The central human character is an 11 year-old only child named Riley Anderson (voiced by Kaityn Dias) who loves hockey and her parents, but the story is mainly told from the perspective of five core human emotions. Joy, sadness, anger, fear and disgust are all depicted as characters that live within Riley. (Usually scientists go with happy when they’re talking about emotions, but Joy makes a better name for anyone voiced by Amy Poehler. Talk about type-casting; you wonder if the movie was built around her Parks and Recreation persona). These five characters move in and out of control of the central keyboard of Riley’s brain until a crisis is set in motion by the Anderson family’s relocation from Minnesota to San Francisco. While the movers dawdle and Dad’s “investors” jerk his startup chain, the Andersons live in an empty, narrow, dirty house. (Even the perkiest real estate agent would stretch to call this a Victorian, but in the nation’s hottest real estate market, it probably cost at least $1.5 million.)

No wonder Riley has trouble summoning her joy, especially facing a new school. Sadness (the wonderful Phyllis Smith, from The Office), blue-skinned and bound up in a tight turtleneck sweater, keeps touching and thus sullying all the old good memories; soon, Anger (Lewis Black) moves into the driver’s seat, with Fear (Bill Hader) hovering near by and Disgust (Mindy Kahling) snarking from the other side. Riley plunges into a depression and the movie becomes a race against time as her good memories crumble and misery closes in. In the Pixar vision of depression, Joy and Riley’s imaginary friend from her earliest years, Bing Bong (Richard Kind) are reduced to tiny pinpoints, bright lights in sea of coal-colored thoughts and memories. They have to literally climb over the misery to get out.

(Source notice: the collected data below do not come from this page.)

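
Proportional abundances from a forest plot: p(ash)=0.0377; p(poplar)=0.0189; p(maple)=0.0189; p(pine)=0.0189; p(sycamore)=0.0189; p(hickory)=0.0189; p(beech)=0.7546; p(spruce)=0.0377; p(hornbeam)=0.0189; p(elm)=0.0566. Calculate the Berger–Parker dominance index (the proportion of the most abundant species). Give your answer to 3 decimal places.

The largest proportion is 0.7546, i.e. d = 0.755 to 3 decimal places.

0.755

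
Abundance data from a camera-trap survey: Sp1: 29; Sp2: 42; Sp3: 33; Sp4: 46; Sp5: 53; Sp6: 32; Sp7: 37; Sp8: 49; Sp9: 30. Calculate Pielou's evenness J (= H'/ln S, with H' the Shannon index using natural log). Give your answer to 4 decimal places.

Total N = 29+42+33+46+53+32+37+49+30 = 351, so the proportions are 0.082621, 0.119658, 0.094017, 0.131054, 0.150997, 0.091168, 0.105413, 0.139601, 0.08547 (working shown to 6 dp, full precision carried).
H' = −Σ pᵢ ln pᵢ = −((-0.206015) + (-0.254048) + (-0.222283) + (-0.266321) + (-0.285459) + (-0.218352) + (-0.237166) + (-0.274870) + (-0.210221)) = 2.174735.
With S = 9 species, ln S = 2.197225, so J = 2.174735/2.197225 = 0.989764, i.e. 0.9898 to 4 decimal places.

0.9898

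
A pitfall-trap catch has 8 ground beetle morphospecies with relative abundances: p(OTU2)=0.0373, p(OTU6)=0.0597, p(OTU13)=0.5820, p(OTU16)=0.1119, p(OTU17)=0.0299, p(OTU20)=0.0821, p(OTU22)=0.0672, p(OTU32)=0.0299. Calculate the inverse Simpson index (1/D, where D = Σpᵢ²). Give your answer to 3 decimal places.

2.708

D = 0.0373² + 0.0597² + 0.582² + 0.1119² + 0.0299² + 0.0821² + 0.0672² + 0.0299² = 0.001391 + 0.003564 + 0.338724 + 0.012522 + 0.000894 + 0.006740 + 0.004516 + 0.000894 = 0.369245 (working shown to 6 dp, full precision carried).
So 1/D = 2.70823, i.e. 2.708 to 3 decimal places.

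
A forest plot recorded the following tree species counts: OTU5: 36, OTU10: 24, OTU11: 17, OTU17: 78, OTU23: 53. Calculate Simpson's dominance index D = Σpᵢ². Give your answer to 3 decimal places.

0.256

Total N = 36+24+17+78+53 = 208, so the proportions are 0.17308, 0.11538, 0.08173, 0.375, 0.25481 (working shown to 5 dp, full precision carried).
D = 0.17308² + 0.11538² + 0.08173² + 0.375² + 0.25481² = 0.02996 + 0.01331 + 0.00668 + 0.14062 + 0.06493 = 0.25550.
To 3 decimal places, D = 0.256.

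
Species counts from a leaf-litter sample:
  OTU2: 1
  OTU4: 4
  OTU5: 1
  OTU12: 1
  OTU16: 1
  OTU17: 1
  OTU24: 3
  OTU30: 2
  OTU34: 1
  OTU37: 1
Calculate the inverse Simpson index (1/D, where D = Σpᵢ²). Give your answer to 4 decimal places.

Total N = 1+4+1+1+1+1+3+2+1+1 = 16, so the proportions are 0.0625, 0.25, 0.0625, 0.0625, 0.0625, 0.0625, 0.1875, 0.125, 0.0625, 0.0625 (working shown to 8 dp, full precision carried).
D = 0.0625² + 0.25² + 0.0625² + 0.0625² + 0.0625² + 0.0625² + 0.1875² + 0.125² + 0.0625² + 0.0625² = 0.00390625 + 0.06250000 + 0.00390625 + 0.00390625 + 0.00390625 + 0.00390625 + 0.03515625 + 0.01562500 + 0.00390625 + 0.00390625 = 0.14062500.
So 1/D = 7.111111, i.e. 7.1111 to 4 decimal places.

7.1111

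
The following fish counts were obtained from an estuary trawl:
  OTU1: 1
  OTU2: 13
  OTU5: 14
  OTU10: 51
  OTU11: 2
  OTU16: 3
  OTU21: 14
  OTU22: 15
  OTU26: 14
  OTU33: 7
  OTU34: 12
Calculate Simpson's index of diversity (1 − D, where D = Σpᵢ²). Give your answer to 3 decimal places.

Total N = 1+13+14+51+2+3+14+15+14+7+12 = 146, so the proportions are 0.00685, 0.08904, 0.09589, 0.34932, 0.0137, 0.02055, 0.09589, 0.10274, 0.09589, 0.04795, 0.08219 (working shown to 5 dp, full precision carried).
D = 0.00685² + 0.08904² + 0.09589² + 0.34932² + 0.0137² + 0.02055² + 0.09589² + 0.10274² + 0.09589² + 0.04795² + 0.08219² = 0.00005 + 0.00793 + 0.00919 + 0.12202 + 0.00019 + 0.00042 + 0.00919 + 0.01056 + 0.00919 + 0.00230 + 0.00676 = 0.17780.
So 1 − D = 0.82220, i.e. 0.822 to 3 decimal places.

0.822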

The brain itself has components that look like a giant gumball machine. Riley’s various islands of personality (friends, family, hockey) could be the kind of alien outpost where Han Solo has drinks. There is an abyss, naturally, but overall this is a place of little order and great mystery, which you might not expect from Pixar, given its propensity for explaining away say, the sources of scary dreams (Monsters, Inc.). To be lost in its bowels is terrifying even for perky Joy. One of the movie’s best gags is the snoring, red-nosed hulk hidden away in the subconscious. To see the complexity of the human brain laid out in animation, right down to arching pathways of light that look a lot like synapses, is mind-blowing in the same way Fantasia is mind-blowing.

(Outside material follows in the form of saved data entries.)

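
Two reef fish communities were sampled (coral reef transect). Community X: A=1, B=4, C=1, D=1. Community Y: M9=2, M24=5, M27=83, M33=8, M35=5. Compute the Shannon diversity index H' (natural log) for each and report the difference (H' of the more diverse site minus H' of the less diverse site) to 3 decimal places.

0.411

Community X: N=7, proportions 0.14286, 0.57143, 0.14286, 0.14286, giving H' = 1.15374 (working shown to 5 dp, full precision carried).
Community Y: N=103, proportions 0.01942, 0.04854, 0.80583, 0.07767, 0.04854, giving H' = 0.74269.
Difference = |1.15374 − 0.74269| = 0.41105, i.e. 0.411 to 3 decimal places.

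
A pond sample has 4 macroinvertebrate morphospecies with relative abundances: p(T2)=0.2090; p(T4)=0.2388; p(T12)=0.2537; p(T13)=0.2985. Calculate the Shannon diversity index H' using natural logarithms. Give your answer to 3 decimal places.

Each pᵢ ln pᵢ term (working shown to 5 dp, full precision carried): 0.209×(-1.56542)=-0.32717, 0.2388×(-1.43213)=-0.34199, 0.2537×(-1.37160)=-0.34798, 0.2985×(-1.20899)=-0.36088.
Sum = -1.37802, so H' = 1.378.

1.378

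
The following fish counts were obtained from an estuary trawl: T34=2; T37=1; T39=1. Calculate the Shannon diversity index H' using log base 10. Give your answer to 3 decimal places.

0.452

Total N = 2+1+1 = 4, so the proportions are 0.5, 0.25, 0.25 (working shown to 5 dp, full precision carried).
Each pᵢ log₁₀ pᵢ term: 0.5×(-0.30103)=-0.15051, 0.25×(-0.60206)=-0.15051, 0.25×(-0.60206)=-0.15051.
Sum = -0.45154, so H' = 0.452.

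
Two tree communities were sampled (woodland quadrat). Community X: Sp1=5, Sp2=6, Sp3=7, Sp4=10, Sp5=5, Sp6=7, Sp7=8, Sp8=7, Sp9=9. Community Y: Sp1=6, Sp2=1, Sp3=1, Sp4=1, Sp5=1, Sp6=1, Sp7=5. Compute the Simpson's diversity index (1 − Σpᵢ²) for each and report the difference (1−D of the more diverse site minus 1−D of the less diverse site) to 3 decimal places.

Community X: N=64, proportions 0.07812, 0.09375, 0.10938, 0.15625, 0.07812, 0.10938, 0.125, 0.10938, 0.14062, giving 1−D = 0.88330 (working shown to 5 dp, full precision carried).
Community Y: N=16, proportions 0.375, 0.0625, 0.0625, 0.0625, 0.0625, 0.0625, 0.3125, giving 1−D = 0.74219.
Difference = |0.88330 − 0.74219| = 0.14111, i.e. 0.141 to 3 decimal places.

0.141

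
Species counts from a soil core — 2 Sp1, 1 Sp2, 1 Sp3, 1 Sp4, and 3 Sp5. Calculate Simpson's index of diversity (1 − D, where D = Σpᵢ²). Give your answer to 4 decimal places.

Total N = 2+1+1+1+3 = 8, so the proportions are 0.25, 0.125, 0.125, 0.125, 0.375 (working shown to 6 dp, full precision carried).
D = 0.25² + 0.125² + 0.125² + 0.125² + 0.375² = 0.062500 + 0.015625 + 0.015625 + 0.015625 + 0.140625 = 0.250000.
So 1 − D = 0.750000, i.e. 0.7500 to 4 decimal places.

0.7500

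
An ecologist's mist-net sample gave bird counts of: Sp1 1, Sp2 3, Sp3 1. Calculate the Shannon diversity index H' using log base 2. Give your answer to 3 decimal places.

Total N = 1+3+1 = 5, so the proportions are 0.2, 0.6, 0.2 (working shown to 5 dp, full precision carried).
Each pᵢ log₂ pᵢ term: 0.2×(-2.32193)=-0.46439, 0.6×(-0.73697)=-0.44218, 0.2×(-2.32193)=-0.46439.
Sum = -1.37095, so H' = 1.371.

1.371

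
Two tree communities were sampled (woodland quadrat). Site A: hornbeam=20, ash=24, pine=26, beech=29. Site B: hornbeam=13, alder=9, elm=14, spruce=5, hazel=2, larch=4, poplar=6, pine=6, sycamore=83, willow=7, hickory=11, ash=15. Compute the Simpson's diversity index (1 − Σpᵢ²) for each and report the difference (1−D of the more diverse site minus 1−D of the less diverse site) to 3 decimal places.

Site A: N=99, proportions 0.20202, 0.24242, 0.26263, 0.29293, giving 1−D = 0.74564 (working shown to 5 dp, full precision carried).
Site B: N=175, proportions 0.07429, 0.05143, 0.08, 0.02857, 0.01143, 0.02286, 0.03429, 0.03429, 0.47429, 0.04, 0.06286, 0.08571, giving 1−D = 0.74377.
Difference = |0.74564 − 0.74377| = 0.00187, i.e. 0.002 to 3 decimal places.

0.002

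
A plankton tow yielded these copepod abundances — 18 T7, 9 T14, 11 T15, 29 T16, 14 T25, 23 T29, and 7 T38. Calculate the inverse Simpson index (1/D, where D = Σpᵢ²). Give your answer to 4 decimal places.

Total N = 18+9+11+29+14+23+7 = 111, so the proportions are 0.16216216, 0.08108108, 0.0990991, 0.26126126, 0.12612613, 0.20720721, 0.06306306 (working shown to 8 dp, full precision carried).
D = 0.16216216² + 0.08108108² + 0.0990991² + 0.26126126² + 0.12612613² + 0.20720721² + 0.06306306² = 0.02629657 + 0.00657414 + 0.00982063 + 0.06825745 + 0.01590780 + 0.04293483 + 0.00397695 = 0.17376836.
So 1/D = 5.754787, i.e. 5.7548 to 4 decimal places.

5.7548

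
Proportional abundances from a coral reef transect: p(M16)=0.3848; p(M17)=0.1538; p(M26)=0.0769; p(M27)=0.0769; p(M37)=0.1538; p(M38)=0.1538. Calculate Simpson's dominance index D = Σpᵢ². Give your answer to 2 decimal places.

D = 0.3848² + 0.1538² + 0.0769² + 0.0769² + 0.1538² + 0.1538² = 0.1481 + 0.0237 + 0.0059 + 0.0059 + 0.0237 + 0.0237 = 0.2309 (working shown to 4 dp, full precision carried).
To 2 decimal places, D = 0.23.

0.23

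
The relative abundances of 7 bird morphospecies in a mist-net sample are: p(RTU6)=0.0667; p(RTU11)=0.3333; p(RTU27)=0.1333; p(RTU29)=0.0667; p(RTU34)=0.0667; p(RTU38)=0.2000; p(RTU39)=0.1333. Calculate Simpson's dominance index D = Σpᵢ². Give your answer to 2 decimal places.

0.20

D = 0.0667² + 0.3333² + 0.1333² + 0.0667² + 0.0667² + 0.2² + 0.1333² = 0.0044 + 0.1111 + 0.0178 + 0.0044 + 0.0044 + 0.0400 + 0.0178 = 0.2000 (working shown to 4 dp, full precision carried).
To 2 decimal places, D = 0.20.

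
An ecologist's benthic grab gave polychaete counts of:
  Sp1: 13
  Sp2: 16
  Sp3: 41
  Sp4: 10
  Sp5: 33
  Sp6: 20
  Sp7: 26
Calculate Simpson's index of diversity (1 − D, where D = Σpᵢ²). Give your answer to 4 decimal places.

Total N = 13+16+41+10+33+20+26 = 159, so the proportions are 0.081761, 0.100629, 0.257862, 0.062893, 0.207547, 0.125786, 0.163522 (working shown to 6 dp, full precision carried).
D = 0.081761² + 0.100629² + 0.257862² + 0.062893² + 0.207547² + 0.125786² + 0.163522² = 0.006685 + 0.010126 + 0.066493 + 0.003956 + 0.043076 + 0.015822 + 0.026739 = 0.172897.
So 1 − D = 0.827103, i.e. 0.8271 to 4 decimal places.

0.8271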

But what makes the movie so rich and enlightening, even for an adult well acquainted with their own blue periods, is the depiction of emotions not as at war with each other but rather in a constant juggling act to keep their human going. Riley’s mother and father, voiced by Diane Lane and Kyle MacLachlan, have their own five-character emotion parade. It is true that Riley’s Disgust eggs on Anger, and that Joy, a bossy hedonist, would rather Sadness stay within the chalk circle she draws for her. But the emotions are all in this together, in support of Riley. One of Inside Out’s great triumphs is Joy’s dawning realization about the need for balance and the gifts that unmasked Sadness can bring, including the support of one’s loved ones.

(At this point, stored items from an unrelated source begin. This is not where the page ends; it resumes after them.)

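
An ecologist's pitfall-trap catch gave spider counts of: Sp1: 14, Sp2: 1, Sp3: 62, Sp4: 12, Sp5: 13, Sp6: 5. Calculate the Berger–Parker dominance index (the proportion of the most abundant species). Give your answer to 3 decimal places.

Total N = 14+1+62+12+13+5 = 107, so the proportions are 0.13084, 0.00935, 0.57944, 0.11215, 0.1215, 0.04673 (working shown to 5 dp, full precision carried).
The largest proportion is 0.57944, i.e. d = 0.579 to 3 decimal places.

0.579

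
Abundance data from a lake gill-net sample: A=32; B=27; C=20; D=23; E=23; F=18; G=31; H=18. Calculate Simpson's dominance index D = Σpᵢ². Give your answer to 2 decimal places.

Total N = 32+27+20+23+23+18+31+18 = 192, so the proportions are 0.1667, 0.1406, 0.1042, 0.1198, 0.1198, 0.0938, 0.1615, 0.0938 (working shown to 4 dp, full precision carried).
D = 0.1667² + 0.1406² + 0.1042² + 0.1198² + 0.1198² + 0.0938² + 0.1615² + 0.0938² = 0.0278 + 0.0198 + 0.0109 + 0.0144 + 0.0144 + 0.0088 + 0.0261 + 0.0088 = 0.1308.
To 2 decimal places, D = 0.13.

0.13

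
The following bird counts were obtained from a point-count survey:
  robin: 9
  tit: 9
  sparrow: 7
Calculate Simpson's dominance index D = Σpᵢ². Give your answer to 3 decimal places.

0.338

Total N = 9+9+7 = 25, so the proportions are 0.36, 0.36, 0.28 (working shown to 5 dp, full precision carried).
D = 0.36² + 0.36² + 0.28² = 0.12960 + 0.12960 + 0.07840 = 0.33760.
To 3 decimal places, D = 0.338.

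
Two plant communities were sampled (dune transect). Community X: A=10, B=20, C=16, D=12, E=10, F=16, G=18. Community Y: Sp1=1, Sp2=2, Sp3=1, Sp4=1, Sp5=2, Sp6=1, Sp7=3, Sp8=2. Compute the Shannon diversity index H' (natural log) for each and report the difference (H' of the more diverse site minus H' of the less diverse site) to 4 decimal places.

Community X: N=102, proportions 0.098039216, 0.196078431, 0.156862745, 0.117647059, 0.098039216, 0.156862745, 0.176470588, giving H' = 1.913847736 (working shown to 9 dp, full precision carried).
Community Y: N=13, proportions 0.076923077, 0.153846154, 0.076923077, 0.076923077, 0.153846154, 0.076923077, 0.230769231, 0.153846154, giving H' = 1.991509361.
Difference = |1.913847736 − 1.991509361| = 0.077661625, i.e. 0.0777 to 4 decimal places.

0.0777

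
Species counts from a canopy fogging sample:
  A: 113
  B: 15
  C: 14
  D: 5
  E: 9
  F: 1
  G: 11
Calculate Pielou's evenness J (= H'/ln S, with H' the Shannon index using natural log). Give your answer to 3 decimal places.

Total N = 113+15+14+5+9+1+11 = 168, so the proportions are 0.67262, 0.08929, 0.08333, 0.02976, 0.05357, 0.00595, 0.06548 (working shown to 5 dp, full precision carried).
H' = −Σ pᵢ ln pᵢ = −((-0.26674) + (-0.21571) + (-0.20708) + (-0.10460) + (-0.15679) + (-0.03050) + (-0.17849)) = 1.15991.
With S = 7 species, ln S = 1.94591, so J = 1.15991/1.94591 = 0.59607, i.e. 0.596 to 3 decimal places.

0.596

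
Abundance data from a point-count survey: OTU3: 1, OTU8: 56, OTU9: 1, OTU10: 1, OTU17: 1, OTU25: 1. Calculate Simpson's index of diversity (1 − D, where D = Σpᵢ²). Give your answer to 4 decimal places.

Total N = 1+56+1+1+1+1 = 61, so the proportions are 0.016393, 0.918033, 0.016393, 0.016393, 0.016393, 0.016393 (working shown to 6 dp, full precision carried).
D = 0.016393² + 0.918033² + 0.016393² + 0.016393² + 0.016393² + 0.016393² = 0.000269 + 0.842784 + 0.000269 + 0.000269 + 0.000269 + 0.000269 = 0.844128.
So 1 − D = 0.155872, i.e. 0.1559 to 4 decimal places.

0.1559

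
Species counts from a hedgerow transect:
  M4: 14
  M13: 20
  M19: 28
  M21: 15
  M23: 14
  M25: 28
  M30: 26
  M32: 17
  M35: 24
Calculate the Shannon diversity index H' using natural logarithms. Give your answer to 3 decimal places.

2.160

Total N = 14+20+28+15+14+28+26+17+24 = 186, so the proportions are 0.07527, 0.10753, 0.15054, 0.08065, 0.07527, 0.15054, 0.13978, 0.0914, 0.12903 (working shown to 5 dp, full precision carried).
Each pᵢ ln pᵢ term: 0.07527×(-2.58669)=-0.19470, 0.10753×(-2.23001)=-0.23979, 0.15054×(-1.89354)=-0.28505, 0.08065×(-2.51770)=-0.20304, 0.07527×(-2.58669)=-0.19470, 0.15054×(-1.89354)=-0.28505, 0.13978×(-1.96765)=-0.27505, 0.0914×(-2.39253)=-0.21867, 0.12903×(-2.04769)=-0.26422.
Sum = -2.16026, so H' = 2.160.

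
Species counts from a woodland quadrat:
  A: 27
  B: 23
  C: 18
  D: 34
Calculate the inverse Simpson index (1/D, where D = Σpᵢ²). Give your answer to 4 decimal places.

Total N = 27+23+18+34 = 102, so the proportions are 0.26470588, 0.2254902, 0.17647059, 0.33333333 (working shown to 8 dp, full precision carried).
D = 0.26470588² + 0.2254902² + 0.17647059² + 0.33333333² = 0.07006920 + 0.05084583 + 0.03114187 + 0.11111111 = 0.26316801.
So 1/D = 3.799854, i.e. 3.7999 to 4 decimal places.

3.7999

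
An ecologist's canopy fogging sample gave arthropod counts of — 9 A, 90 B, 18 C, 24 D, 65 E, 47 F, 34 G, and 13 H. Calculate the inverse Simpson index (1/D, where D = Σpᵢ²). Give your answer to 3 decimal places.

Total N = 9+90+18+24+65+47+34+13 = 300, so the proportions are 0.03, 0.3, 0.06, 0.08, 0.2166667, 0.1566667, 0.1133333, 0.0433333 (working shown to 7 dp, full precision carried).
D = 0.03² + 0.3² + 0.06² + 0.08² + 0.2166667² + 0.1566667² + 0.1133333² + 0.0433333² = 0.0009000 + 0.0900000 + 0.0036000 + 0.0064000 + 0.0469444 + 0.0245444 + 0.0128444 + 0.0018778 = 0.1871111.
So 1/D = 5.34442, i.e. 5.344 to 3 decimal places.

5.344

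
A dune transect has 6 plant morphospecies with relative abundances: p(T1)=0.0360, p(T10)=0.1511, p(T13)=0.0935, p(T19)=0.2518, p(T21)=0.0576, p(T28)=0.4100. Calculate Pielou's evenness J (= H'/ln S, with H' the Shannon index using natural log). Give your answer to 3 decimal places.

0.839

H' = −Σ pᵢ ln pᵢ = −((-0.11967) + (-0.28555) + (-0.22158) + (-0.34726) + (-0.16440) + (-0.36556)) = 1.50402 (working shown to 5 dp, full precision carried).
With S = 6 species, ln S = 1.79176, so J = 1.50402/1.79176 = 0.83941, i.e. 0.839 to 3 decimal places.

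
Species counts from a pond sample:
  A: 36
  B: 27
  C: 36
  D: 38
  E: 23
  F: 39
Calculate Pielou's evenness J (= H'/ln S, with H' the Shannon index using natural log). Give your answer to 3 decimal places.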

Sadness is of course, particularly well suited to movie theaters, which are great places to cry. (As Joy urges Sadness to get out of her funk, she keeps reminding her of “that funny movie where the dog died”). Which brings me to a sidenote: For four years I shared a movie beat with TIME’s legendary critic Richard Corliss, who died in April. Richard could be territorial. A Pixar movie was a bone he never wanted to give up (unless, well…Cars 2). For me Inside Out was tinged with sadness that he is no longer here to see it. What would he have loved best? The sly joke that Anger is the designated newspaper reader in the group? (Choice headline: “Replaced! No Friends for Riley!”) Or the way Riley’s memory service team clears out all her piano lessons except for “Chopsticks” and “Heart and Soul?” Or perhaps the wistful lyrical pas de deux when Joy dances to one of Riley’s favorite memories of skating on a frozen Minnesota lake? Yes, to all of them, the sorrow and the joy.